The centre they're referring to is St. Felix, which is not in fact new, but has been in the community for two years.
Fat Bastard Burrito confirmed to blogTO that they and neighbouring business, INJapan, have experienced break-ins in recent days, though they cannot speculate for sure whether it was a resident of the centre.
"We're aware of the assumptions," Enrique Cochegrus, St. Felix director of communications says.
"We understand concerns about incidents that are a possible consequence of [our] residents — it’s valid to raise concerns, but the way they're referring to people experiencing homelessness is not okay... if you changed the word 'homeless' to a person’s skin colour or cultural background, it would be hate speech without a doubt."
The topic is a sensitive one, with Ontario courts just this week deciding that the City is allowed to evacuate park encampments if it so chooses, and various citizens and organizations passionate on both sides of the fence.
In the case of the recent Liberty Village incidents, there is the added tension of the fact that damage is being done to businesses that are already struggling right now, whoever the culprits of said damage may be.

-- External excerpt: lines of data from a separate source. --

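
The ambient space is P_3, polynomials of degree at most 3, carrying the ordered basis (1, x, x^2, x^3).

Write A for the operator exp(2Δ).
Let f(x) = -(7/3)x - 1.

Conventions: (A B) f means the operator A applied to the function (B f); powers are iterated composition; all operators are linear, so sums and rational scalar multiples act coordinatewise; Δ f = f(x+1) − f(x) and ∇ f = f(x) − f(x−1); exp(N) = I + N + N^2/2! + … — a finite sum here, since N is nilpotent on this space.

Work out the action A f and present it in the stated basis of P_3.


order-1 term: -14/3
the series for exp(2Δ) f terminates at order 1
exp(2Δ) f = -(7/3)x - 17/3

the result is g(x) = -(7/3)x - 17/3


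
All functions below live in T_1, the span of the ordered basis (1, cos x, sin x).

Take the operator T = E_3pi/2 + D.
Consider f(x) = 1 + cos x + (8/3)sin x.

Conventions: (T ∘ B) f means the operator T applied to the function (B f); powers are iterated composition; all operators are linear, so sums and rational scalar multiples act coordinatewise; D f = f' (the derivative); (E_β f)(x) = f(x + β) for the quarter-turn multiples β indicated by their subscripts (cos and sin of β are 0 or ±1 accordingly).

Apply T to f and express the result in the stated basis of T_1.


E_3pi/2 f = 1 - (8/3)cos x + sin x
D f = (8/3)cos x - sin x
(E_3pi/2 + D) f = 1

the result is g(x) = 1


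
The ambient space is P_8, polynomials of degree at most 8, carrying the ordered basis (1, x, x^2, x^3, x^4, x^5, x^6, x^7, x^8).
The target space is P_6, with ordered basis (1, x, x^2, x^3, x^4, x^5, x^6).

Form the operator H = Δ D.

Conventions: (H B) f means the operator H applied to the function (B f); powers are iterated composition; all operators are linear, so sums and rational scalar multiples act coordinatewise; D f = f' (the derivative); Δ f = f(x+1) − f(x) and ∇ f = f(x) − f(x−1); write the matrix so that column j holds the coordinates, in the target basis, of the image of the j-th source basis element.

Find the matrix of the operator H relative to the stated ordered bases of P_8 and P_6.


image of 1: 0
image of x: 0
image of x^2: 2
image of x^3: 6x + 3
image of x^4: 12x^2 + 12x + 4
image of x^5: 20x^3 + 30x^2 + 20x + 5
image of x^6: 30x^4 + 60x^3 + 60x^2 + 30x + 6
image of x^7: 42x^5 + 105x^4 + 140x^3 + 105x^2 + 42x + 7
image of x^8: 56x^6 + 168x^5 + 280x^4 + 280x^3 + 168x^2 + 56x + 8
each image's coordinates form column j of the matrix

the matrix is [[0, 0, 2, 3, 4, 5, 6, 7, 8]; [0, 0, 0, 6, 12, 20, 30, 42, 56]; [0, 0, 0, 0, 12, 30, 60, 105, 168]; [0, 0, 0, 0, 0, 20, 60, 140, 280]; [0, 0, 0, 0, 0, 0, 30, 105, 280]; [0, 0, 0, 0, 0, 0, 0, 42, 168]; [0, 0, 0, 0, 0, 0, 0, 0, 56]] (rows listed top to bottom)


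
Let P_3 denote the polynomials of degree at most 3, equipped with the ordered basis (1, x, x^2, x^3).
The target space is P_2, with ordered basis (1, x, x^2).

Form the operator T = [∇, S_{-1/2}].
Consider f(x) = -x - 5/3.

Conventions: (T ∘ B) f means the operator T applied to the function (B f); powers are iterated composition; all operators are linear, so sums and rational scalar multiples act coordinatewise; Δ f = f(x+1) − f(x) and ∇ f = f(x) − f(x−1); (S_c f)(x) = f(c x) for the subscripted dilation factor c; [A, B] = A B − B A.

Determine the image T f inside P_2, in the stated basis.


S_{-1/2} f = (1/2)x - 5/3
∇ S_{-1/2} f = 1/2
∇ f = -1
S_{-1/2} ∇ f = -1
[∇, S_{-1/2}] f = 3/2

the result is g(x) = 3/2


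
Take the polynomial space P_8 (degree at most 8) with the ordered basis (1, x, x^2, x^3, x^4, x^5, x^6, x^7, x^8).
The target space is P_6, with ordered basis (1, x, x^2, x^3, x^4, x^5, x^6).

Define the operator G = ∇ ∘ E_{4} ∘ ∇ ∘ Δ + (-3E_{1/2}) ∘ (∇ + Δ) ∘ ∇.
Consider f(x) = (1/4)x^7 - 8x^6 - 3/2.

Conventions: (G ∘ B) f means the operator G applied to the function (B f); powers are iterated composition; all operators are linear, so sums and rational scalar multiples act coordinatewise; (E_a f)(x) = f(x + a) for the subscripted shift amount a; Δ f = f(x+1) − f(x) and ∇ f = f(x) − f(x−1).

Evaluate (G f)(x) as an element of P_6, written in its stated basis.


the image equals g(x) = -63x^5 + (2985/2)x^4 - (975/2)x^3 - (5085/2)x^2 - (425031/16)x - 68565/2

Δ f = (7/4)x^6 - (171/4)x^5 - (445/4)x^4 - (605/4)x^3 - (459/4)x^2 - (185/4)x - 31/4
∇ Δ f = (21/2)x^5 - 240x^4 + (35/2)x^3 - 240x^2 + (7/2)x - 16
E_{4} ∇ Δ f = (21/2)x^5 - 30x^4 - (4285/2)x^3 - 16350x^2 - (98153/2)x - 53410
∇ (E_{4} ∘ ∇) Δ f = (105/2)x^4 - 225x^3 - (12285/2)x^2 - 26445x - 69657/2
∇ f = (7/4)x^6 - (213/4)x^5 + (515/4)x^4 - (675/4)x^3 + (501/4)x^2 - (199/4)x + 33/4
∇ ∇ f = (21/2)x^5 - (585/2)x^4 + (2165/2)x^3 - (3675/2)x^2 + (3097/2)x - 1055/2
Δ ∇ f = (21/2)x^5 - 240x^4 + (35/2)x^3 - 240x^2 + (7/2)x - 16
(∇ + Δ) ∇ f = 21x^5 - (1065/2)x^4 + 1100x^3 - (4155/2)x^2 + 1552x - 1087/2
E_{1/2} (∇ + Δ) ∇ f = 21x^5 - 480x^4 + (175/2)x^3 - 1200x^2 + (637/16)x - 182
(-3E_{1/2}) (∇ + Δ) ∇ f = -63x^5 + 1440x^4 - (525/2)x^3 + 3600x^2 - (1911/16)x + 546
(∇ ∘ E_{4} ∘ ∇ ∘ Δ + (-3E_{1/2}) ∘ (∇ + Δ) ∘ ∇) f = -63x^5 + (2985/2)x^4 - (975/2)x^3 - (5085/2)x^2 - (425031/16)x - 68565/2


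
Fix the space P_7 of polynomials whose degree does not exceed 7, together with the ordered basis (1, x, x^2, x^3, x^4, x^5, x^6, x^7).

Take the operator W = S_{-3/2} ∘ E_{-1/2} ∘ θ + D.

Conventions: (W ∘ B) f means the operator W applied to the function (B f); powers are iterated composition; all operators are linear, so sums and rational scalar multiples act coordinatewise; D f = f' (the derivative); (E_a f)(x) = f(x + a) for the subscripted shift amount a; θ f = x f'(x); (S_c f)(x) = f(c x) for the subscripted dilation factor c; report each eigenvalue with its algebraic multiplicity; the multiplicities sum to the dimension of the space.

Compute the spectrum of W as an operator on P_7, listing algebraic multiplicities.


λ = -15309/128 (multiplicity 1), λ = -1215/32 (multiplicity 1), λ = -81/8 (multiplicity 1), λ = -3/2 (multiplicity 1), λ = 0 (multiplicity 1), λ = 9/2 (multiplicity 1), λ = 81/4 (multiplicity 1), λ = 2187/32 (multiplicity 1)

image of 1: 0
image of x: -(3/2)x + 1/2
image of x^2: (9/2)x^2 + 5x + 1/2
image of x^3: -(81/8)x^3 - (57/8)x^2 - (27/8)x - 3/8
image of x^4: (81/4)x^4 + 31x^3 + (27/2)x^2 + 3x + 1/4
image of x^5: -(1215/32)x^5 - (1865/32)x^4 - (675/16)x^3 - (225/16)x^2 - (75/32)x - 5/32
image of x^6: (2187/32)x^6 + (2283/16)x^5 + (3645/32)x^4 + (405/8)x^3 + (405/32)x^2 + (27/16)x + 3/32
image of x^7: -(15309/128)x^7 - (34825/128)x^6 - (35721/128)x^5 - (19845/128)x^4 - (6615/128)x^3 - (1323/128)x^2 - (147/128)x - 7/128
the matrix is upper triangular; its diagonal is (0, -3/2, 9/2, -81/8, 81/4, -1215/32, 2187/32, -15309/128)
for a triangular matrix the eigenvalues are the diagonal entries, with algebraic multiplicity their repetition count


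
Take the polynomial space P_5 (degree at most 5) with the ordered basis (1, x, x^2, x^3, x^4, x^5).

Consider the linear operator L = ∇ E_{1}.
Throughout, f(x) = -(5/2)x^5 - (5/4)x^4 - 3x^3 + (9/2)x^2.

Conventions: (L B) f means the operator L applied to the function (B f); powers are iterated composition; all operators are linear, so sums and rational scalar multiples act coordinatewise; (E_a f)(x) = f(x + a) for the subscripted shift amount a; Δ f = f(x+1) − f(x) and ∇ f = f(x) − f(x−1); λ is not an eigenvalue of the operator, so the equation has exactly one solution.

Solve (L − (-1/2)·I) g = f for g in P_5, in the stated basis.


write g with unknown coordinates in the stated basis and equate coefficients in (L − (-1/2)·I) g = f
solving from the highest basis element down gives g = -5x^5 + (95/2)x^4 - 286x^3 + 1255x^2 - 3634x + 5245
check: L g = -25x^4 + 140x^3 - 623x^2 + 1817x - 5245/2
so L g − (-1/2)·g = -(5/2)x^5 - (5/4)x^4 - 3x^3 + (9/2)x^2 = f ✓

the result is g(x) = -5x^5 + (95/2)x^4 - 286x^3 + 1255x^2 - 3634x + 5245


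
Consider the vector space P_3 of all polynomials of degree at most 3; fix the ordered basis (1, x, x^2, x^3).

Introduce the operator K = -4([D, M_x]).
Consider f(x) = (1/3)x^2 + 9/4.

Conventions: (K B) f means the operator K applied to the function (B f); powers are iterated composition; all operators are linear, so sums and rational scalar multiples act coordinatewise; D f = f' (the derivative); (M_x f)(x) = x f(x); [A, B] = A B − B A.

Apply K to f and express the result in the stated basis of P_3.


M_x f = (1/3)x^3 + (9/4)x
D M_x f = x^2 + 9/4
D f = (2/3)x
M_x D f = (2/3)x^2
[D, M_x] f = (1/3)x^2 + 9/4
(-4([D, M_x])) f = -(4/3)x^2 - 9

g(x) = -(4/3)x^2 - 9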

"What a fun way to tell everyone how much you hate homeless people!," a user commented in the aforementioned Facebook thread.
"Nobody wants to see businesses broken into but that doesn't mean you get to point the blame at those seeking shelter in the respite centre or Lamport encampment. They are not the enemy — they are the ones in danger."
Others chimed in with their wishes for police to do more to secure the condo dense neighbourhood, making the divide among neighbours apparent.
But Cochegrus feels that instead of people pointing the finger at places like St. Felix and its residents, they should be looking for ways to support marginalized community members and work together towards a solution.
"What is sad and difficult is that many times people just want an immediate solution to their concerns without understanding that the situation is complex," he says.
"We have different ways for people to approach the organization, we have community engagement coordinators ready to respond to concerns, community safety teams monitoring the area... we do our best and are constantly taking actions to mitigate impacts on the community."
He also points out that the people complaining about the city's homeless are often only one or two major life events away from being in the same situation themselves.
"It could be anyone. People really should understand that no matter how well you’re doing in life at the moment, no one is completely protected from being one of them if something goes wrong," he says. "The real problem is poverty — it's not the people, the people are not the problem."
"If we go away as an organization, that's not going to take the problem away, it's going to make it worse. It should be a time for saying 'how can we support these organizations and these people?"